Это не случайно. Все, что вышло из-под пера Ла Гумы, посвящено одной теме-борьбе африканского народа за свои права. Две его повести — „Скитания в ночи", „И нитка, втрое скрученная…", а также цикл рассказов получили широкое признание передовых людей в ЮАР и за ее пределами.
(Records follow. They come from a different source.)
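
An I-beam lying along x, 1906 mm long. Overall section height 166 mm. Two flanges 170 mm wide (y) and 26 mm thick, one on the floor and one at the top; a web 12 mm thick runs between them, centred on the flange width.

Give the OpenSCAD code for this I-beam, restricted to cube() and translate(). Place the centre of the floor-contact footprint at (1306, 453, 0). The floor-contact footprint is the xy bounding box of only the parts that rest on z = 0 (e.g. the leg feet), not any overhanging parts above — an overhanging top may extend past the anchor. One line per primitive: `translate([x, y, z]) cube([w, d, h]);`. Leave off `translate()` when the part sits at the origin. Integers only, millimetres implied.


translate([353, 368, 0]) cube([1906, 170, 26]);
translate([353, 447, 26]) cube([1906, 12, 114]);
translate([353, 368, 140]) cube([1906, 170, 26]);


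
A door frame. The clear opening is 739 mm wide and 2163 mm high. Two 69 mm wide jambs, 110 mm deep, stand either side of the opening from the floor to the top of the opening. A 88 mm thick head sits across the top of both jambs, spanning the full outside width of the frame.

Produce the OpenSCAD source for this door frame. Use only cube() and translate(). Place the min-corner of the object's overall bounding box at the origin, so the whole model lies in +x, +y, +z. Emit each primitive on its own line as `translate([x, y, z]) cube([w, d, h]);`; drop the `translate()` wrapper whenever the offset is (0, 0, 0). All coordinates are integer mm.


cube([69, 110, 2163]);
translate([808, 0, 0]) cube([69, 110, 2163]);
translate([0, 0, 2163]) cube([877, 110, 88]);


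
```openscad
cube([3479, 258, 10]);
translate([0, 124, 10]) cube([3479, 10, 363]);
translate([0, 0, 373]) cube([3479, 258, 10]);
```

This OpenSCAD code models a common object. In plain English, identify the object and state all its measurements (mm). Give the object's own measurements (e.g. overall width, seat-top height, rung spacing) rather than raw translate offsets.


An I-beam lying along x, 3479 mm long. Overall section height 383 mm. Two flanges 258 mm wide (y) and 10 mm thick, one on the floor and one at the top; a web 10 mm thick runs between them, centred on the flange width.


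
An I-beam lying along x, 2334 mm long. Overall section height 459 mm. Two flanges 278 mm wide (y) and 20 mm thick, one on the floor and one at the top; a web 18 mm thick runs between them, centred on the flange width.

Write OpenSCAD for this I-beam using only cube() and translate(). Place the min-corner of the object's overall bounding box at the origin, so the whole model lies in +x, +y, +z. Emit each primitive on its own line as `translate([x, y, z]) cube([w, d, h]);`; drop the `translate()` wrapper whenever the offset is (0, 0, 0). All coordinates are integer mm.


cube([2334, 278, 20]);
translate([0, 130, 20]) cube([2334, 18, 419]);
translate([0, 0, 439]) cube([2334, 278, 20]);


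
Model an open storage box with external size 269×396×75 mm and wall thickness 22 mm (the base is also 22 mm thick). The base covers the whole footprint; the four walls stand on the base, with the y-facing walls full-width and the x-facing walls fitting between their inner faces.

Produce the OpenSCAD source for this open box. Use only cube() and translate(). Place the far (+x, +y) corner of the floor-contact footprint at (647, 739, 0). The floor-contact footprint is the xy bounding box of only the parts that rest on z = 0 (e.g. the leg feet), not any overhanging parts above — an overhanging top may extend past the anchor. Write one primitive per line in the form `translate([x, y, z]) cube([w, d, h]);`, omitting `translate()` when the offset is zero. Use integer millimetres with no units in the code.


translate([378, 343, 0]) cube([269, 396, 22]);
translate([378, 343, 22]) cube([269, 22, 53]);
translate([378, 717, 22]) cube([269, 22, 53]);
translate([378, 365, 22]) cube([22, 352, 53]);
translate([625, 365, 22]) cube([22, 352, 53]);


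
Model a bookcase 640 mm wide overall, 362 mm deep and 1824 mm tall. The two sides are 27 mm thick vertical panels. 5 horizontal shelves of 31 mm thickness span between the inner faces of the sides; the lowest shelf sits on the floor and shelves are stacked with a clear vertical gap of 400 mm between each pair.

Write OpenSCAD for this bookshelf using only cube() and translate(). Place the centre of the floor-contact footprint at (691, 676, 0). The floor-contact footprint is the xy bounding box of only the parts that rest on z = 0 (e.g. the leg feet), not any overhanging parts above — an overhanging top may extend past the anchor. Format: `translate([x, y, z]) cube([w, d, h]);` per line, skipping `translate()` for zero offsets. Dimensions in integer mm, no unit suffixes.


translate([371, 495, 0]) cube([27, 362, 1824]);
translate([984, 495, 0]) cube([27, 362, 1824]);
translate([398, 495, 0]) cube([586, 362, 31]);
translate([398, 495, 431]) cube([586, 362, 31]);
translate([398, 495, 862]) cube([586, 362, 31]);
translate([398, 495, 1293]) cube([586, 362, 31]);
translate([398, 495, 1724]) cube([586, 362, 31]);


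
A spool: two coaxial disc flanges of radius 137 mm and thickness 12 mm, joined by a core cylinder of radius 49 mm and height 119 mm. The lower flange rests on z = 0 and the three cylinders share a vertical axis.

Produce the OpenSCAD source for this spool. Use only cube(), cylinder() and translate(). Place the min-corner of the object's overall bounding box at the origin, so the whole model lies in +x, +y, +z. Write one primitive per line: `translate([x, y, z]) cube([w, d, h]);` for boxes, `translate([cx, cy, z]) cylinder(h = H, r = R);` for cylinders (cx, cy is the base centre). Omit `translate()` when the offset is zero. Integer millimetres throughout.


translate([137, 137, 0]) cylinder(h = 12, r = 137);
translate([137, 137, 12]) cylinder(h = 119, r = 49);
translate([137, 137, 131]) cylinder(h = 12, r = 137);


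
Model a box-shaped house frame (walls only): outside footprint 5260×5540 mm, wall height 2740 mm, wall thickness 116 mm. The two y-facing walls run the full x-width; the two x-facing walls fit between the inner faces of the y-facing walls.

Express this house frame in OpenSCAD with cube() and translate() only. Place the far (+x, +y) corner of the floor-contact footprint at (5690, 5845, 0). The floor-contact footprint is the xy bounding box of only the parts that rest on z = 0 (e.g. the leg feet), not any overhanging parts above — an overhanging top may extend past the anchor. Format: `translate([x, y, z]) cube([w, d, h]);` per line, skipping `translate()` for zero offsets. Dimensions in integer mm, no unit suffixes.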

„Скитания в ночи" — горестная повесть о жизни обитателей шестого района Кейптауна, где негры и цветные задавлены нищетой, бесправием, непосильным трудом. На каждом шагу — унизительные запреты, оскорбления, полицейский террор. Герои произведения — Майкл Эдонис и Виллибой — не хотят мириться с тем, что попирается их человеческое достоинство. Они исступленно ненавидят угнетателей, но не знают пока путей борьбы. Где же выход? Что делать? — такие вопросы сами собой напрашиваются при чтении суровой и правдивой книги „Скитания в ночи".
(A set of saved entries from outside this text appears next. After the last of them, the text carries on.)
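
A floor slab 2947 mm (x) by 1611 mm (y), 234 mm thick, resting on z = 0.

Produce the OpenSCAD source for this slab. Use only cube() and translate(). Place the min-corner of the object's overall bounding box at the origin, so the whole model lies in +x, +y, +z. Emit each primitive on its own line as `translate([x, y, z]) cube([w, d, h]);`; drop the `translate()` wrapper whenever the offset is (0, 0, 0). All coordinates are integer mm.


cube([2947, 1611, 234]);


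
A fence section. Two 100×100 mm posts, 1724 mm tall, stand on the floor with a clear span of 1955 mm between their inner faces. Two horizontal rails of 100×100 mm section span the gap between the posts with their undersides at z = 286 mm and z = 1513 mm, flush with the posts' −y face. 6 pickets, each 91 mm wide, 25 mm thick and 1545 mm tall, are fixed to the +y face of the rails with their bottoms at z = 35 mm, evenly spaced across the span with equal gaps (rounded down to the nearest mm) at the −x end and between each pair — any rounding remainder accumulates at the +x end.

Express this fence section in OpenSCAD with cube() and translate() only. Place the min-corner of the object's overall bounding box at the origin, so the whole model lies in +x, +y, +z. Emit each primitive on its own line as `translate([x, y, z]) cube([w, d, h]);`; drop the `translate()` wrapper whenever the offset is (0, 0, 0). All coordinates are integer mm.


cube([100, 100, 1724]);
translate([2055, 0, 0]) cube([100, 100, 1724]);
translate([100, 0, 286]) cube([1955, 100, 100]);
translate([100, 0, 1513]) cube([1955, 100, 100]);
translate([301, 100, 35]) cube([91, 25, 1545]);
translate([593, 100, 35]) cube([91, 25, 1545]);
translate([885, 100, 35]) cube([91, 25, 1545]);
translate([1177, 100, 35]) cube([91, 25, 1545]);
translate([1469, 100, 35]) cube([91, 25, 1545]);
translate([1761, 100, 35]) cube([91, 25, 1545]);


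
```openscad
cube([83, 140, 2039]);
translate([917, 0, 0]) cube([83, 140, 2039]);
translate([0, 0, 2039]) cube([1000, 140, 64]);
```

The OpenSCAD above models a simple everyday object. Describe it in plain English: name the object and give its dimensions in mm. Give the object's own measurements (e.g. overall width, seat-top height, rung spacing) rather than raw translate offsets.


A door frame. The clear opening is 834 mm wide and 2039 mm high. Two 83 mm wide jambs, 140 mm deep, stand either side of the opening from the floor to the top of the opening. A 64 mm thick head sits across the top of both jambs, spanning the full outside width of the frame.


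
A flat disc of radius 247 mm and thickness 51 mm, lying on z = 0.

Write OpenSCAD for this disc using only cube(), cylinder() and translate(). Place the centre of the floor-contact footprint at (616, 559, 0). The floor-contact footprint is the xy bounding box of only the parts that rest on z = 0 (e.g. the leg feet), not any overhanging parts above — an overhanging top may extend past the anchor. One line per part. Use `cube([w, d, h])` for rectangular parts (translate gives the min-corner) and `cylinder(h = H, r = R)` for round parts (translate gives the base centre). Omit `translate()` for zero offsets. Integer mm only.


translate([616, 559, 0]) cylinder(h = 51, r = 247);


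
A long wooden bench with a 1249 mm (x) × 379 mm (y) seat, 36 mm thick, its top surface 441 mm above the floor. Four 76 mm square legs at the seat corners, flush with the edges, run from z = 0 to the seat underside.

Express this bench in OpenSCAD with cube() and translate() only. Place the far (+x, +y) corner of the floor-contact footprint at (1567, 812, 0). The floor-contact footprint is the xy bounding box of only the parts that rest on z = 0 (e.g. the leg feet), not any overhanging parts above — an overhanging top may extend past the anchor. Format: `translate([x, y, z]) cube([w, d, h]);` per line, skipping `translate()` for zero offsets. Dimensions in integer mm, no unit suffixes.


translate([318, 433, 405]) cube([1249, 379, 36]);
translate([318, 433, 0]) cube([76, 76, 405]);
translate([318, 736, 0]) cube([76, 76, 405]);
translate([1491, 433, 0]) cube([76, 76, 405]);
translate([1491, 736, 0]) cube([76, 76, 405]);


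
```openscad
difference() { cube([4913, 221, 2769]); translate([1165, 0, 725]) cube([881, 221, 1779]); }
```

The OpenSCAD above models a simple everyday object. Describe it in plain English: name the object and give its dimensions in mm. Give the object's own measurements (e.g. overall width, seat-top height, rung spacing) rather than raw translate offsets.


A wall 4913 mm long (x), 221 mm thick (y), 2769 mm tall, with a rectangular window opening cut through it. The opening is 881 mm wide and 1779 mm tall; its sill is at z = 725 mm and its near (−x) edge is 1165 mm from the wall's −x end. The opening passes through the full wall thickness.


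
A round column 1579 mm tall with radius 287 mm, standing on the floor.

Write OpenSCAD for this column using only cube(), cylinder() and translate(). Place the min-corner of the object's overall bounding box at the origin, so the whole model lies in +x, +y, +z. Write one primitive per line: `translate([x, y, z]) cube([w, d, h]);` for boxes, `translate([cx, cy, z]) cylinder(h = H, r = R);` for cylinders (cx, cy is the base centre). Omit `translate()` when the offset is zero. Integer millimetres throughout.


translate([287, 287, 0]) cylinder(h = 1579, r = 287);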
Поисками ответа на эти насущные проблемы продиктована другая повесть Ла Гумы — „И нитка, втрое скрученная…", предлагаемая читателю. На первый взгляд кажется, что здесь отображена та же беспросветная жизнь, что и в „Скитаниях…". Героями также являются бесправные темнокожие — поденщики, уборщики, сторожа, мелкие уголовники, безработные, проститутки. Мы видим униженных, озлобленных дискриминацией людей — опустившуюся „пьяную Рию", безработного Романа, ставшего мелким вором, жалкую Сюзи Мейер, которая завидует „сладкой жизни" господ. Но главный герой повести — молодой африканец Чарльз Паулс — человек иного склада. Он уже понимает, что его народ несчастен потому, что люди разобщены. „Всего труднее перенести беду, если человек один… — говорит Чарльз Паулс. — Людям надо быть вместе". Так приходит к жителям трущобного района Кейптауна идея солидарности обездоленных, идея совместной борьбы за равноправие и свободу.
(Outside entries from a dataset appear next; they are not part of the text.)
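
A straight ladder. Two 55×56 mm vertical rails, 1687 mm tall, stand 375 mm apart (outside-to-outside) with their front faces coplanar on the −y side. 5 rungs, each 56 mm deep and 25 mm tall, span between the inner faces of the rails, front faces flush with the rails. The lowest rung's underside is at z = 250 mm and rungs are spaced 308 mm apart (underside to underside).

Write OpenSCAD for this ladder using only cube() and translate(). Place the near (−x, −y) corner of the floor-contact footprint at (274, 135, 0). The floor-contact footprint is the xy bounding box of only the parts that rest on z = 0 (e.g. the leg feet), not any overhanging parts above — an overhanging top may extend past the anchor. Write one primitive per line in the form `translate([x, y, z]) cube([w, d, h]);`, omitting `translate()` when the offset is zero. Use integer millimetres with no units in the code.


translate([274, 135, 0]) cube([55, 56, 1687]);
translate([594, 135, 0]) cube([55, 56, 1687]);
translate([329, 135, 250]) cube([265, 56, 25]);
translate([329, 135, 558]) cube([265, 56, 25]);
translate([329, 135, 866]) cube([265, 56, 25]);
translate([329, 135, 1174]) cube([265, 56, 25]);
translate([329, 135, 1482]) cube([265, 56, 25]);


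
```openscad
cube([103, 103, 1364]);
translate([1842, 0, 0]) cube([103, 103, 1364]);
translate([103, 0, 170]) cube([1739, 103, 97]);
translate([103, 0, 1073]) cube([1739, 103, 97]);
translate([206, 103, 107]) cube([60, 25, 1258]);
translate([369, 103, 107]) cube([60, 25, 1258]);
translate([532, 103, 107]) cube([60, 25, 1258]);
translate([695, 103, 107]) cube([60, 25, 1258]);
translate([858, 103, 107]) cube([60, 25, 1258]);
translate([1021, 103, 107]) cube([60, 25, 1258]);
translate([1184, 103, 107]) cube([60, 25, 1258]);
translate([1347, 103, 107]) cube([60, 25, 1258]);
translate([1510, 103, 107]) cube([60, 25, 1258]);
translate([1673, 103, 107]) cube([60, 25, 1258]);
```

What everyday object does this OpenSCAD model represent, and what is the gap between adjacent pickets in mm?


A fence section. The picket gap is 103 mm.

Two posts, two rails, 10 pickets — a fence section. Span 1739 mm holds 10 pickets of 60 mm with 11 equal gaps: ⌊(1739 − 10·60) / 11⌋ = 103 mm.


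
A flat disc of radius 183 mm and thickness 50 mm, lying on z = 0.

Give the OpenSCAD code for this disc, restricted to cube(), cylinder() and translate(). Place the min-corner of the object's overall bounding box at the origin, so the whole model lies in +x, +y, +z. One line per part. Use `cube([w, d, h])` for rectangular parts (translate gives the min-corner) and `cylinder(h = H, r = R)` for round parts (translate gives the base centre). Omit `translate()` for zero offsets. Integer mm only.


translate([183, 183, 0]) cylinder(h = 50, r = 183);


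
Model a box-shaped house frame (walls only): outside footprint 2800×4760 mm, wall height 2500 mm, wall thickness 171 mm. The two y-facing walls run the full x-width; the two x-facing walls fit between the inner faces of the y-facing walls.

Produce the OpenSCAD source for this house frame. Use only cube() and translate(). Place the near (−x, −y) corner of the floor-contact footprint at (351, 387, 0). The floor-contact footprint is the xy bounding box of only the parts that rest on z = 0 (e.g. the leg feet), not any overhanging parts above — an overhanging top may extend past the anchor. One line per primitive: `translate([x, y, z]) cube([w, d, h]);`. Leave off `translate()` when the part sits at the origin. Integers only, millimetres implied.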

Алекс Ла Гума не одинок, бок о бок с ним работают талантливые писатели, которым дороги те же идейные и художественные принципы. Это — Питер Абрахамс, Эзекиель Мпахеле, Ричард Рив, Льюис Нкози и другие. Они опираются на традиции критического реализма, созданные лучшими мастерами мировой литературы. Но особенно плодотворно влияние на Ла Гуму великого пролетарского писателя Максима Горького, которого он считает своим учителем. „Для меня, — пишет он, — человека, живущего в такой стране, как Южная Африка, где мы сталкиваемся со всеми самыми худшими проявлениями расизма, экономической эксплуатации, социального неравенства, глубочайшей безнадежностью и жестокостью, идеи Горького были лучом света, рассеявшим густой мрак эксплуататорского общества".
В настоящее время писателю удалось вырваться из лап расистского правительства. Он снова активно окунулся в общественную деятельность, принял участие в Третьей конференции писателей стран Азии и Африки в Бейруте. Ла Гума — друг Советского Союза, в течение последних лет он не раз был гостем нашей страны. Им написан новый роман „Каменная страна" — о тюрьмах Южной Африки, где томятся лучшие сыны ее темнокожих народов. Писатель полон творческих сил, он убежден, что борьба африканцев за свое освобождение, поддержанная всеми честными людьми на земле, завершится полной победой.
МИХАИЛ КУРГАНЦЕВ
И НИТКА, ВТРОЕ СКРУЧЕННАЯ…
БЛАНШ, С ЛЮБОВЬЮ
Двоим лучше, нежели одному,
потому что у них есть доброе
вознаграждение в труде их.
Ибо, если упадет один, то другой
поднимет товарища своего.
Но горе одному,когда упадет,
а другого нет,который поднял бы его.
Также, если лежат двое,
то тепло им; а одному как согреться?
И если станет преодолевать кто-либо
одного, то двое устоят против него.
И нитка, втрое скрученная, не скоро порвется.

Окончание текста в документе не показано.